Portfolio Construction
How to model portfolio construction in the venture fund models
Portfolio construction is the process of setting check sizes, follow-on reserves, and assumptions about valuations, ownership, and dilution over time that defines a fund's investment strategy and shapes their expecation of returns. At it's core, portfolio construction involves a set of choices given a fund's total capital available to invest:
- Does the check size strategy allow the fund to get enough ownership to drive a return the fund investment?
- Given the expecation on failure rates, does the check size strategy and reserve strategy lead to a diversifed or concentrated portfolio?
- Should the fund reserve capital for follow-ons? Reserving for follow-ons reduces the number of initial investments but can lead to concentrating capital into (hopefully) winners.
- Should you invest the same check size across investments, or vary the check sizes by conviction?
- What do you need to get access to the best deals — and does that match your check size?
The result should give you enough shots to hit a winner. Invest in enough companies (30-100) to catch the power law of venture returns.
Top funds win on (1) volume of large exits and (2) size of the largest exits. Concentrated portfolios risk getting enough opportunities to invest in a large exit; diversified portfolios increase the odds of getting a large exit, but too much diversifcation leads to too small investments to get a fund-returner.
Fund size, check size, and investments
Fund strategies often don't align with the math of deployable capital. Common failures:
- A $10mm fund (deployable $8mm) writing $1mm first checks — too few investments.
- A $20mm fund reserving 70% for follow-ons — struggles to deploy reserves into meaningful proratas.
Follow-on budgeting depends on (a) projected cap tables for portfolio companies (drives your prorata strategy) and (b) graduation rates (drives how many follow-ons you can do across stages). Misalignment between strategy and math is the most common portfolio-construction problem.
In the end, about 50% of startups will get from seed to series A.
— Peter Walker (@PeterJ_Walker) December 5, 2024
Pace matters a lot, but the eventual final graduation rate always seems to end up around 50% pic.twitter.com/Uk9Pym8PzX
Check size and fund strategy
Charles Hudson: "your check size dictates your investment strategy". A $50k fund will struggle to get into Series B. A $250k lead-investor strategy will struggle to win deals. A $1.5mm early-stage fund needs the team, process, and experience to lead. Check size and strategy need to match.
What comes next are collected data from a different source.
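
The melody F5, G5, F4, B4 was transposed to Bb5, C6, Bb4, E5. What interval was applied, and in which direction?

up a perfect fourth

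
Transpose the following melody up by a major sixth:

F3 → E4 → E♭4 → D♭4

F3 -> D4
E4 -> C#5
Eb4 -> C5
Db4 -> Bb4

D4 C#5 C5 Bb4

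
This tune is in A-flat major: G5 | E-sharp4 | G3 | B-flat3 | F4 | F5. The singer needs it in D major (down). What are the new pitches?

From A-flat down to D is a diminished fifth; apply that to each pitch.
G5 to C#5
E#4 to A##3
G3 to C#3
Bb3 to E3
F4 to B3
F5 to B4

C#5 A##3 C#3 E3 B3 B4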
Check size and target ownership
Eniac's Seed Fund Portfolio Construction for Dummies:
The classic mistake here is new managers pick an amount like 250K or 750K when they should be pegging initial checks to a target ownership. At the end of the day, the percentage you own of a portfolio company when it exits is what's important, not the amount you put in. ... Part of the rationale for [our target] ownership range [of 10-15%] is that if we maintain ownership in the 10% range when the company is worth $1B, an exit at that time can return the whole fund.
Accounting for dilution and reserves for proratas, what ownership % do you need at exit for a fund-returner? The Venture Capital Method and the Venture Valuation Tool can help work the math.
How to model portfolio construction
Portfolio construction drives capital deployment and exit proceeds, both timing and amount. Hemrock's venture capital models span simple to detailed:
- Fund Economics Tool — simplest. Fund-level performance, no per-period cash flows, average gross multiple on invested capital.
- Venture Capital Model, Quarterly Forecast — detailed initial and follow-on strategy per exit outcome, with up to three portfolio scenarios.
- Venture Capital Model — quarterly, with graduation rates, follow-ons, proratas, valuation increases, dilution, and per-stage exit proceeds. Detailed expected-value math per stage.
The method used to create a portfolio construction varies between the models, and is detailed at Entering your investment strategy
More detail isn't always better
The right level of detail depends on your situation.
Building your first model for first-LP conversations on Fund I? A complicated forecast of a 4x gross isn't what LPs care about at that stage. Deeper in the process, or raising Fund II or III, detail becomes more valuable — and you're better positioned to build and defend it.
Scenarios capture variability
Returns in venture are highly variable. Scenarios and range-based inputs are valuable. Use discrete scenarios (best/worst/medium) or range-based simulation with probability distributions.